After milling around at the outing with the others for a decent interval,
she and her cousin Wayne, or as his family knew him, Eben,
and I escaped from the grownups,
who were wasting their time fishing or something,
and we had ourselves an expedition along the top of a bluff overlooking
the lake. As I recall, Wayne and I, Debbie being too
sensible though by
a couple of years the youngest of us three, spent a good part of that time
chucking this and that over the side of the bluff and taking
unnecessary chances. I suppose by some adolescent leap of fancy
I thought I might impress Debbie that way; so I had that excuse,
feeble as it was,
but I can't imagine what on earth Wayne could have been thinking,
which I guess leaves him no excuse but youth and stupidity.
At day's end when the outing broke up and Debbie left with her family,
I didn't know if I would ever see her again. As it turned out, that was
just the first of many outings that spring and summer, and the beginning of
my life with Debbie, which was the time of my life.
These get-togethers lapsed in the fall when the three of us went back
to school and weren't resumed in the spring
because Wayne's cancer had recurred.
All that summer he was away receiving treatments.
Wayne was one of those people who had his life mapped out by the time
he was 16.
He would join the Air Force and become a jet pilot, serve his time,
then parlay his skills into a job as a commercial airline pilot.

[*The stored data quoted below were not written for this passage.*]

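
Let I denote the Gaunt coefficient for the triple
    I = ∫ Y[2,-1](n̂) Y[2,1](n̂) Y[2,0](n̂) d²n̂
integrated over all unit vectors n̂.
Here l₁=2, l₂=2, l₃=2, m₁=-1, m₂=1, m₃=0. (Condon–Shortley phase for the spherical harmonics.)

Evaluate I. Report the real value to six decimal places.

Rules hold: Σm=0, L=6 even, 0≤2≤4.
N = 5·5·5 = 125
Δ = 2!·2!·2!/7! = 1/630
Racah Σ t=0..2: t=0:+1/8 t=1:−1/1 t=2:+1/8 = -3/4
⇒ 3j(2 2 2; 0 0 0)² = 2/35, sgn -1
Racah Σ t=1..2: t=1:−1/4 t=2:+1/2 = 1/4
⇒ 3j(2 2 2; -1 1 0)² = 1/70, sgn +1
4πI² = N·(3j₀)²·(3jₘ)² = 5/49
I = -1·√(0.102041/4π) = -0.09011188

-0.090112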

When bone cancer took his right arm and scuttled that plan, he simply
came up with a plan B and decided to be a lawyer. Judging by how we
spent much of our time together, I figure that was because he loved to
argue for the sake of argument. He died
of cancer during what would have been
his first semester of college.
Debbie never quite figured out what
it was she wanted to do with life. She went through several majors
in college and finally dropped out after a couple of years, though
when she died she had been preparing for a career as a flight attendant.
A life in the sky, like her cousin Eben. Maybe she still would have
been trying to figure it all out if she had lived. I know I am.
I don't expect I'll ever solve it, though.